Imagine the alternative: seeing a film with an unusual or counterintuitive perspective, one with actors who have unrecognizable faces instead of the famous ones to which we’re accustomed. “What’s that guy’s name again?” your aunt will whisper to you. “Is he the main guy or the other guy? Is he the girl’s friend or that other girl’s friend’s brother?” And then an unexpected 20 minute oral sex scene scored by the sound of your grandfather nervously unwrapping and rewrapping a peppermint. No, you don’t want this scenario. The purpose of all art is to affirm preexisting worldviews via robots who are sometimes cars.
Even as we speak, we in the entertainment industry are distilling story into ever more relatable forms.
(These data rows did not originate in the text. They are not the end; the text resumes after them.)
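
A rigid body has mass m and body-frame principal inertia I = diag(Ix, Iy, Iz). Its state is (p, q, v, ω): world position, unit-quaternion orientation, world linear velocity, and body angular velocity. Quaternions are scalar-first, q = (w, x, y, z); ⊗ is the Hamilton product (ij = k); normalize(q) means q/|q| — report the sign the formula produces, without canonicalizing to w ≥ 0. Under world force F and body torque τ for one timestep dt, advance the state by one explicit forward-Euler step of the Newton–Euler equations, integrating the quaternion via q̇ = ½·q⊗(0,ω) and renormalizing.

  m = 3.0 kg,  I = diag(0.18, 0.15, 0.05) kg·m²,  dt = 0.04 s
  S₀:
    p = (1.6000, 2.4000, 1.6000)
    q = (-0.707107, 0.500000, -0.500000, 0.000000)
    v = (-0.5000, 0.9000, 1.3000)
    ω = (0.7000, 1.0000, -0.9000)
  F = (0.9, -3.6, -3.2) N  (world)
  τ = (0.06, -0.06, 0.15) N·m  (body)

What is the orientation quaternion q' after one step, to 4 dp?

Hamilton product q⊗(0,ω) = (0.1500000, -0.0449749, -0.2571070, 1.4863963)
updated quaternion q' = (-0.7038, 0.4989, -0.5049, 0.0297)

q' = (-0.7038, 0.4989, -0.5049, 0.0297)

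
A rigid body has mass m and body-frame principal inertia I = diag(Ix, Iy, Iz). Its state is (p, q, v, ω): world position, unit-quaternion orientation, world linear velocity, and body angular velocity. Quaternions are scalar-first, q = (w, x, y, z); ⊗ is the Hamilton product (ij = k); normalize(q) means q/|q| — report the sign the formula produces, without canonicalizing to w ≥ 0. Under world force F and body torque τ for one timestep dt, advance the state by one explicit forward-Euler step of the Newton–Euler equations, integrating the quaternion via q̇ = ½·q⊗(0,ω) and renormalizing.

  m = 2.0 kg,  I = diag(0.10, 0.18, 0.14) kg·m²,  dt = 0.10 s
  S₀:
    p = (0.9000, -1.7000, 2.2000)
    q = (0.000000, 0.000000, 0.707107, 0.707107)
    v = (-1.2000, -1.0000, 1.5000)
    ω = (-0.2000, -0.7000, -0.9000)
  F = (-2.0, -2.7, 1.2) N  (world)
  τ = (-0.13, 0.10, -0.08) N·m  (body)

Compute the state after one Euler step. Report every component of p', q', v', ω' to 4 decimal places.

p' = p + v·dt = (0.7800, -1.8000, 2.3500)
v + (F/m)dt = (-1.3000, -1.1350, 1.5600)
gyro term ω×Iω = (-0.0252, -0.0072, 0.0112)
α = I⁻¹(τ − ω×Iω) = (-1.0480, 0.5956, -0.6514)
new body rate ω' = (-0.3048, -0.6404, -0.9651)
q⊗(0,ω) = (1.1313712, -0.1414214, -0.1414214, 0.1414214)
q + ½dt·q⊗(0,ω), renormalized = (0.0565, -0.0071, 0.6989, 0.7130)

p' = (0.7800, -1.8000, 2.3500)
q' = (0.0565, -0.0071, 0.6989, 0.7130)
v' = (-1.3000, -1.1350, 1.5600)
ω' = (-0.3048, -0.6404, -0.9651)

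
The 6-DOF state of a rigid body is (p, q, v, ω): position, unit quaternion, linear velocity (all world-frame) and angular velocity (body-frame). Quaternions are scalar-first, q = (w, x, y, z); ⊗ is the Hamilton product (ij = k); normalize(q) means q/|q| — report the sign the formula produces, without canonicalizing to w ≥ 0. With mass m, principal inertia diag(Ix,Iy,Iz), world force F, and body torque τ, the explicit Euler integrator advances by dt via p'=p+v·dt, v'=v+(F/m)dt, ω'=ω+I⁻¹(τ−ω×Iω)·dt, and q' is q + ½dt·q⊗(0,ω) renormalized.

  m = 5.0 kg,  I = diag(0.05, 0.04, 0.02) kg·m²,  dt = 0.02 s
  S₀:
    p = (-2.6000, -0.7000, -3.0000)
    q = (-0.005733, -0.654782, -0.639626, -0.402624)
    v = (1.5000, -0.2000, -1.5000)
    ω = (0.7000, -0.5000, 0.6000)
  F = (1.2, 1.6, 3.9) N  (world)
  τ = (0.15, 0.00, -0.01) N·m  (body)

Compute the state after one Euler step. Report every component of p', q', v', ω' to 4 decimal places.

new position p' = (-2.5700, -0.7040, -3.0300)
new velocity v' = (1.5048, -0.1936, -1.4844)
angular accel α = (2.8800, -0.3150, -0.6750)
ω + α·dt = (0.7576, -0.5063, 0.5865)
2q̇ = q⊗(0,ω) = (0.3801088, -0.5891007, 0.1138989, 0.7716894)
updated quaternion q' = (-0.0019, -0.6606, -0.6385, -0.3949)

p' = (-2.5700, -0.7040, -3.0300)
q' = (-0.0019, -0.6606, -0.6385, -0.3949)
v' = (1.5048, -0.1936, -1.4844)
ω' = (0.7576, -0.5063, 0.5865)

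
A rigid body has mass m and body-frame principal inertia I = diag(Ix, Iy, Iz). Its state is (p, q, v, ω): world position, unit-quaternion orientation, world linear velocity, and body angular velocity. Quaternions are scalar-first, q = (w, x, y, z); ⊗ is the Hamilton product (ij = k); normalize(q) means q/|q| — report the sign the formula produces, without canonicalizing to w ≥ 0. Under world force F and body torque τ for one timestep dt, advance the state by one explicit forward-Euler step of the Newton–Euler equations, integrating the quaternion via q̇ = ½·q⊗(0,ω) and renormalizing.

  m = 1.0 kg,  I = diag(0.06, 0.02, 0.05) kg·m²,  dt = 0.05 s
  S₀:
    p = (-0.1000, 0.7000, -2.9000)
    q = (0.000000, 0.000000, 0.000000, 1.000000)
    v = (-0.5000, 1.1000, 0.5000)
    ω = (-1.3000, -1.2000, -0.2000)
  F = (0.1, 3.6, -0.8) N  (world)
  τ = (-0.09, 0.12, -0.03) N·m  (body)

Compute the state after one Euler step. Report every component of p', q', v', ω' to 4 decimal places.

p' = (-0.1250, 0.7550, -2.8750)
q' = (0.0050, 0.0300, -0.0325, 0.9990)
v' = (-0.4950, 1.2800, 0.4600)
ω' = (-1.3810, -0.9065, -0.1676)

ω×(Iω) gyroscopic = (0.0072, 0.0026, -0.0624)
angular accel α = (-1.6200, 5.8700, 0.6480)
ω' = ω + α·dt = (-1.3810, -0.9065, -0.1676)
q⊗(0,ω) = (0.2000000, 1.2000000, -1.3000000, 0.0000000)
q' = normalize(q + ½dt·q⊗(0,ω)) = (0.0050, 0.0300, -0.0325, 0.9990)
p' = p + v·dt = (-0.1250, 0.7550, -2.8750)
v' = v + a·dt = (-0.4950, 1.2800, 0.4600)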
Our niche media landscape divides viewers into ever narrower, ever more niche demographics, polarizing humanity for marketing purposes. Ideally, we want 7 billion giant mirrors, at least one of which reflects exactly you and only you back to yourself: Fox News for elderly conservatives, HBO for educated middle class liberal males, etc.
Support for my sequel will encourage us to produce ever more familiar, individualized art. We will open a Museum of Selfies, the most relatable museum imaginable, and you can walk down the halls, reminiscing about the times and places you took those selfies. And instead of music, we’ll release a 5,000 hour recording album of all your phone calls, so you can listen to yourself and think, ‘That’s me. That’s my voice. I know this.’ This is a noble pursuit. When people encounter something unfamiliar, their first reaction is revulsion; hence, racism, homophobia, religious/nonreligious persecution. Clearly, the solution is to avoid all novelty.
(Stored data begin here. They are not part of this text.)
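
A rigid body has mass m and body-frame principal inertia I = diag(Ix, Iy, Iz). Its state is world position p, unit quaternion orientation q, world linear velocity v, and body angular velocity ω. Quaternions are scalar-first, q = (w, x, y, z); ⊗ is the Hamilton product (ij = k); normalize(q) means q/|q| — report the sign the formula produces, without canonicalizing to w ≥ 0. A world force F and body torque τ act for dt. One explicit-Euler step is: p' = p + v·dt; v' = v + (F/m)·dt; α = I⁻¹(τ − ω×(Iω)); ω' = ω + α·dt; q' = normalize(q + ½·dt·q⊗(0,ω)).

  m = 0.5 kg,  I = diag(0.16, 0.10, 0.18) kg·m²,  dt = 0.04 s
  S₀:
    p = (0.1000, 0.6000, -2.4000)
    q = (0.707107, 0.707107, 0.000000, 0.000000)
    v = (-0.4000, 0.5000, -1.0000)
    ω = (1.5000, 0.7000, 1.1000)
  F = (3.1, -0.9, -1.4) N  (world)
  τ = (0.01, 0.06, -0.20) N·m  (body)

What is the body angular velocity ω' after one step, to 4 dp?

precession coupling ω×(Iω) = (0.0616, -0.0330, -0.0630)
angular accel α = (-0.3225, 0.9300, -0.7611)
ω + α·dt = (1.4871, 0.7372, 1.0696)

ω' = (1.4871, 0.7372, 1.0696)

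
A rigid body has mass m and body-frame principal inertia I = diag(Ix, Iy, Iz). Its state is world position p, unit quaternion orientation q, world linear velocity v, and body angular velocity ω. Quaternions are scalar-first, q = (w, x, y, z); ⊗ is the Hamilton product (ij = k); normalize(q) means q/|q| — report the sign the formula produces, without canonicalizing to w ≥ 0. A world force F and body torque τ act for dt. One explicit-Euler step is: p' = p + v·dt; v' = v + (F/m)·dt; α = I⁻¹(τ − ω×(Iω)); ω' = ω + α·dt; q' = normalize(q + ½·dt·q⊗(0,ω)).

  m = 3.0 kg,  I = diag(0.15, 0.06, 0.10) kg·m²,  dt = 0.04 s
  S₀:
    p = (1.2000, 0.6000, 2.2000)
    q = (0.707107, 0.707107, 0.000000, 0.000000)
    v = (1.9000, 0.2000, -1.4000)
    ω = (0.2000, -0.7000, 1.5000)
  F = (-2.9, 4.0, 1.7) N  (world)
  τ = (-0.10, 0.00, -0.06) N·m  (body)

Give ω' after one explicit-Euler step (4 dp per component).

ω' = (0.1845, -0.7100, 1.4710)

gyro term ω×Iω = (-0.0420, 0.0150, 0.0126)
(τ − ω×Iω)/I = (-0.3867, -0.2500, -0.7260)
new body rate ω' = (0.1845, -0.7100, 1.4710)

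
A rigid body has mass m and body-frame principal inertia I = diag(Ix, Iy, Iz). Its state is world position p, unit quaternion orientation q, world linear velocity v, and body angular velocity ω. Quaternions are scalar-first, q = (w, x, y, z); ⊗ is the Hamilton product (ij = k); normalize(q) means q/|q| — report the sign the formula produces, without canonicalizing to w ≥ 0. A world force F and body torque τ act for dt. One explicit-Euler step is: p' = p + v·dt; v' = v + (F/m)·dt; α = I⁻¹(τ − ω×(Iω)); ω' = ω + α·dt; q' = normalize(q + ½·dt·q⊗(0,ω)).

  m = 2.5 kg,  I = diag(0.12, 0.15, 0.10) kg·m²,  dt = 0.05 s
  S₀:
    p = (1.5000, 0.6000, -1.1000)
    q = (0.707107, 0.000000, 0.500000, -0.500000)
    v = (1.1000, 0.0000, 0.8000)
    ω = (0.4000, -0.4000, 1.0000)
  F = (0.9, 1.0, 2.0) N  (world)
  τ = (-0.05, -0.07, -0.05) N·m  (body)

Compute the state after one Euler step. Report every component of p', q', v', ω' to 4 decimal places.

ω×(Iω) gyroscopic = (0.0200, 0.0080, -0.0048)
α = I⁻¹(τ − ω×Iω) = (-0.5833, -0.5200, -0.4520)
ω + α·dt = (0.3708, -0.4260, 0.9774)
2q̇ = q⊗(0,ω) = (0.7000000, 0.5828428, -0.4828428, 0.5071070)
q + ½dt·q⊗(0,ω), renormalized = (0.7243, 0.0146, 0.4877, -0.4871)
p + v·dt = (1.5550, 0.6000, -1.0600)
new velocity v' = (1.1180, 0.0200, 0.8400)

p' = (1.5550, 0.6000, -1.0600)
q' = (0.7243, 0.0146, 0.4877, -0.4871)
v' = (1.1180, 0.0200, 0.8400)
ω' = (0.3708, -0.4260, 0.9774)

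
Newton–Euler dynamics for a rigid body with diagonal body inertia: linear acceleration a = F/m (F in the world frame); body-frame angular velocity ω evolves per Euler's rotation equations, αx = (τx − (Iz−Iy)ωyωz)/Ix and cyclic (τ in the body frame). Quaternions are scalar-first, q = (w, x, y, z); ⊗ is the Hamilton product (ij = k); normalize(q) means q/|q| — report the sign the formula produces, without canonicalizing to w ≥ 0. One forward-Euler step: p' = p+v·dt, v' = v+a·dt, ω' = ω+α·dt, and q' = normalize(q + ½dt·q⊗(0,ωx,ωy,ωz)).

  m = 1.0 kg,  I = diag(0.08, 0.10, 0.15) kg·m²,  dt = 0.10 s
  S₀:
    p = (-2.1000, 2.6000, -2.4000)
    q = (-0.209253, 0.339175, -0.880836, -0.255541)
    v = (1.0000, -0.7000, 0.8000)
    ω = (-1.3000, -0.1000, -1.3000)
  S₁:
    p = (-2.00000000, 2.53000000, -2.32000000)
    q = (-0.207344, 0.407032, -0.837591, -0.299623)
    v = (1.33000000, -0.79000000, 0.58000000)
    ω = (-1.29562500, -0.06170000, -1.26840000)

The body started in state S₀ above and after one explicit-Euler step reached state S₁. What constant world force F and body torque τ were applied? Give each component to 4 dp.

F = (3.3000, -0.9000, -2.2000)
τ = (0.0100, -0.0800, 0.0500)

v₁ − v₀ = (0.33000000, -0.09000000, -0.22000000)
applied force F = (3.3000, -0.9000, -2.2000)
ω₁ − ω₀ = (0.00437500, 0.03830000, 0.03160000)
ω₀×(Iω₀) = (0.0065, -0.1183, 0.0026)
I·α + gyro = (0.0100, -0.0800, 0.0500)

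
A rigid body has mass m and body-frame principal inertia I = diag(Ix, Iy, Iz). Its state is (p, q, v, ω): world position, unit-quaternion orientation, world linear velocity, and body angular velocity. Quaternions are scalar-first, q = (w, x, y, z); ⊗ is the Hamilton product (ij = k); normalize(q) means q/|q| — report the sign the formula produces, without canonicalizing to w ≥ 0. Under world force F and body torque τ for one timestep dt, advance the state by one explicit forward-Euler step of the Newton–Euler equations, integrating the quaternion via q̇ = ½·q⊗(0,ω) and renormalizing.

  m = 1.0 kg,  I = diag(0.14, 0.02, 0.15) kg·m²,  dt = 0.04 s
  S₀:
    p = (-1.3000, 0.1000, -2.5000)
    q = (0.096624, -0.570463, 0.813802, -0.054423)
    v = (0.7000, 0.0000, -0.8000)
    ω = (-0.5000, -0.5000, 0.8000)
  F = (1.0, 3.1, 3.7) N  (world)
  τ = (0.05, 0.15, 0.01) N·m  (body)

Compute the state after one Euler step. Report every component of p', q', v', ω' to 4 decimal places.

p' = (-1.2720, 0.1000, -2.5320)
q' = (0.0999, -0.5588, 0.8223, -0.0390)
v' = (0.7400, 0.1240, -0.6520)
ω' = (-0.4709, -0.2080, 0.8107)

gyro term ω×Iω = (-0.0520, 0.0040, -0.0300)
(τ − ω×Iω)/I = (0.7286, 7.3000, 0.2667)
ω + α·dt = (-0.4709, -0.2080, 0.8107)
2q̇ = q⊗(0,ω) = (0.1652079, 0.5755181, 0.4352699, 0.7694317)
q + ½dt·q⊗(0,ω), renormalized = (0.0999, -0.5588, 0.8223, -0.0390)
a = (1.0000, 3.1000, 3.7000)
new position p' = (-1.2720, 0.1000, -2.5320)
new velocity v' = (0.7400, 0.1240, -0.6520)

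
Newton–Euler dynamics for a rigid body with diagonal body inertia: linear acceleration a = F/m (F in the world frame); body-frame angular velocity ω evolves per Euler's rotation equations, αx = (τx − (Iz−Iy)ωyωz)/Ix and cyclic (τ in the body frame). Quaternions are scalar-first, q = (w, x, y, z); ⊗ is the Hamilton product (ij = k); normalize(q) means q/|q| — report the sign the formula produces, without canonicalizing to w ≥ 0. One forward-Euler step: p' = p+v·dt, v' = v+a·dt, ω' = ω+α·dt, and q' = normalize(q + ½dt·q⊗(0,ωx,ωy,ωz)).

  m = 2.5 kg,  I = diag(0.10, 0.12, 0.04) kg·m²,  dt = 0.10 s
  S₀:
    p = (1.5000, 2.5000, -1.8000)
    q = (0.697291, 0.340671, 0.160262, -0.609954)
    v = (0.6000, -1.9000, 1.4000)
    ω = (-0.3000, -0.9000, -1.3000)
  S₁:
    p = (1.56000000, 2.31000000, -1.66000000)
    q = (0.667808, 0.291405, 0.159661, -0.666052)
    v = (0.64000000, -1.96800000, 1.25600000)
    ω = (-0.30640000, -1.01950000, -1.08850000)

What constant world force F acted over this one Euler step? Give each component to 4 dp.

F = (1.0000, -1.7000, -3.6000)

velocity change Δv = (0.04000000, -0.06800000, -0.14400000)
F = m·Δv/dt = (1.0000, -1.7000, -3.6000)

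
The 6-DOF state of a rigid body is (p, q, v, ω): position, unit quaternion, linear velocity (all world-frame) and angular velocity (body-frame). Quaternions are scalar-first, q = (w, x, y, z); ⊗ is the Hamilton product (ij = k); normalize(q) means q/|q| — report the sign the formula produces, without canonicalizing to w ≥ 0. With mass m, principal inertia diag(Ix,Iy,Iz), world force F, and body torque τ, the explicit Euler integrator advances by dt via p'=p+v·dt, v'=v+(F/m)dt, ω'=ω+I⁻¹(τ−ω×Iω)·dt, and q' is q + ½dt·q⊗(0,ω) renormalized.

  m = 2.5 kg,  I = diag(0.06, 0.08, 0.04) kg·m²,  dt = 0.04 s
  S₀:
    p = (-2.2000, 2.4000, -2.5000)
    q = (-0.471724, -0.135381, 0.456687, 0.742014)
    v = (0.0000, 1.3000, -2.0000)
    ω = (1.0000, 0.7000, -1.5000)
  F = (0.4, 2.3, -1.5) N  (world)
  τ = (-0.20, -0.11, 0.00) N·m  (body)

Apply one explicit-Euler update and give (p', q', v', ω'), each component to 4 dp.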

Soon, movies and TV will become elaborate adaptations of those BuzzFeed articles, “How You Know You’re a Nerd/Improviser/Cat Lady/Unemployed Person/Whatever”. Characters will do all the things you would do, say all the things you would say, and the themes will all be opinions you already share. After this sequel, my next film will just be footage of audience members buying tickets and waiting for the movie to start. “That’s so us,” a couple on a date will say, watching themselves check movie times. “That’s definitely something I do,” says a man watching himself check Twitter before the movie.
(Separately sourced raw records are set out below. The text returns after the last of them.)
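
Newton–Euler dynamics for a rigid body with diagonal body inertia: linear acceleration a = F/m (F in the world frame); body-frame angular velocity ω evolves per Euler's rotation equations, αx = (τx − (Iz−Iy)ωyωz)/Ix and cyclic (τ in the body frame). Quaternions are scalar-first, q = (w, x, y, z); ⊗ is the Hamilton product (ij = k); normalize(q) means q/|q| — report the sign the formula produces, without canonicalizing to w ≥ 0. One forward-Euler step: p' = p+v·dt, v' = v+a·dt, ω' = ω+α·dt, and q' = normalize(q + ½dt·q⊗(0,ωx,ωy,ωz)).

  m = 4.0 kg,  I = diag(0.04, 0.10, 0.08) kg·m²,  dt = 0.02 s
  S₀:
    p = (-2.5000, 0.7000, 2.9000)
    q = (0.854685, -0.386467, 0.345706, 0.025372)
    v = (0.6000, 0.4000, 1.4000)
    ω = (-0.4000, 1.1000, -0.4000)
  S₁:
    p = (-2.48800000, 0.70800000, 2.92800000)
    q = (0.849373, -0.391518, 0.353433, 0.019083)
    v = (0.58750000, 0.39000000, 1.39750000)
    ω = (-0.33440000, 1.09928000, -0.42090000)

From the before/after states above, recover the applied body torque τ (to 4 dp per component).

rate change Δω = (0.06560000, -0.00072000, -0.02090000)
precession coupling = (0.0088, -0.0064, -0.0264)
τ = I·(Δω/dt) + ω₀×(Iω₀) = (0.1400, -0.0100, -0.1100)

τ = (0.1400, -0.0100, -0.1100)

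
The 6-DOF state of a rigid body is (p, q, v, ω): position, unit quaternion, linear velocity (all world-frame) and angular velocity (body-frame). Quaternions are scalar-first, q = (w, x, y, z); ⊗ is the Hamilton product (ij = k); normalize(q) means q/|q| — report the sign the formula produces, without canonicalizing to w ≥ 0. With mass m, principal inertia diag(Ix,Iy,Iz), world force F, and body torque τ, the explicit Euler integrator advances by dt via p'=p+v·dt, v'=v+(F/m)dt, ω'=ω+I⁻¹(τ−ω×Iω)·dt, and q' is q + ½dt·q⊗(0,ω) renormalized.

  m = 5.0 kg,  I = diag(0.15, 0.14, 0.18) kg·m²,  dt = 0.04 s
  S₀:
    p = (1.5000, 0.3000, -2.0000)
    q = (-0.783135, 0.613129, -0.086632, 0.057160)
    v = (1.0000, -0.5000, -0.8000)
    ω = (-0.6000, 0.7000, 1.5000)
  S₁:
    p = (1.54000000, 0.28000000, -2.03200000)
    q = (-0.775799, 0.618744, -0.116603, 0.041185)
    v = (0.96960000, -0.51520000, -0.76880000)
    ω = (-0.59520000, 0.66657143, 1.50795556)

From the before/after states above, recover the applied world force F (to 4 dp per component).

F = (-3.8000, -1.9000, 3.9000)

v₁ − v₀ = (-0.03040000, -0.01520000, 0.03120000)
F = m·Δv/dt = (-3.8000, -1.9000, 3.9000)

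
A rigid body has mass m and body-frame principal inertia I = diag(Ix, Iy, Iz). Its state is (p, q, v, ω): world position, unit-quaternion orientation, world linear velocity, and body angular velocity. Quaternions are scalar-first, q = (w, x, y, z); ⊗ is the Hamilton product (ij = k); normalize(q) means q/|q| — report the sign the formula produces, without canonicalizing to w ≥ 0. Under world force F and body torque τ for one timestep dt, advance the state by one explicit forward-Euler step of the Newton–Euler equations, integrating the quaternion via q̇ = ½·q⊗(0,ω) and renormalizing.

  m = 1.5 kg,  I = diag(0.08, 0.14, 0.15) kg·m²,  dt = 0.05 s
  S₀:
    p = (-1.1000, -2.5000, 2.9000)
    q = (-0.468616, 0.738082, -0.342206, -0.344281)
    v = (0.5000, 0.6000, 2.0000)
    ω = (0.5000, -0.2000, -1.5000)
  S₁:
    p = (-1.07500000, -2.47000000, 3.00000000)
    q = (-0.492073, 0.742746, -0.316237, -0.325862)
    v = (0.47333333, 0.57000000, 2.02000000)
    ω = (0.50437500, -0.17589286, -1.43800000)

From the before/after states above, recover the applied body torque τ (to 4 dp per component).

τ = (0.0100, 0.1200, 0.1800)

ω₁ − ω₀ = (0.00437500, 0.02410714, 0.06200000)
τ = I·(Δω/dt) + ω₀×(Iω₀) = (0.0100, 0.1200, 0.1800)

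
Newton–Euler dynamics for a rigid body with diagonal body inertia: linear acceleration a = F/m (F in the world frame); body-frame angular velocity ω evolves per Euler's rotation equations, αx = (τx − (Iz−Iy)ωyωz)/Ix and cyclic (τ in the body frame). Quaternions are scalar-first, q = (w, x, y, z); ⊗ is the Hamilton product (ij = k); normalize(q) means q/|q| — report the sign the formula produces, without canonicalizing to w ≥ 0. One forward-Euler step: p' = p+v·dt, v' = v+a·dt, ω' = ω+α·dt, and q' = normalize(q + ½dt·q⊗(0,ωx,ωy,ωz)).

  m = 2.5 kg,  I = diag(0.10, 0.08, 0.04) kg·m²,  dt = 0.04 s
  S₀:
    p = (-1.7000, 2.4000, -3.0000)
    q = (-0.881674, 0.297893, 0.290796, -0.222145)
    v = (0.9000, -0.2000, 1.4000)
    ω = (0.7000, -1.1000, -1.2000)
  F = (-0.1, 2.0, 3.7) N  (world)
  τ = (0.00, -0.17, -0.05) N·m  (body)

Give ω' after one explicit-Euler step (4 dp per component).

(τ − ω×Iω)/I = (0.5280, -1.4950, -1.6350)
ω + α·dt = (0.7211, -1.1598, -1.2654)

ω' = (0.7211, -1.1598, -1.2654)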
Remember the Christmas someone chose No Country for Old Men as the family movie? What a screw up, right? Your uncle left the theater, saying, “Worst movie I’ve seen all year!” and your dad said, “What was any of that even about?” Let’s face it: unpredictable plots with nihilistic themes do not make good holiday movies. I promise my sequel will serve your family with a formulaic plot, always the most fun kind, along with a sequence of images and narrative tropes already scorched into their hypothalamuses, if not by the original film, then by the ubiquitous advertising campaign.
And one day, our species will finally choose to homogenize itself, and we will become a gorgeous race of identical automatons, telepathically communicating the same thoughts, same feelings, in a global psychic network—total consensus forever and ever. There will be only one movie, and it will be called “The Shared Human Experience” and it will play in the minds of all people at once. It will have an infinite running time and every frame will be the same as the previous one.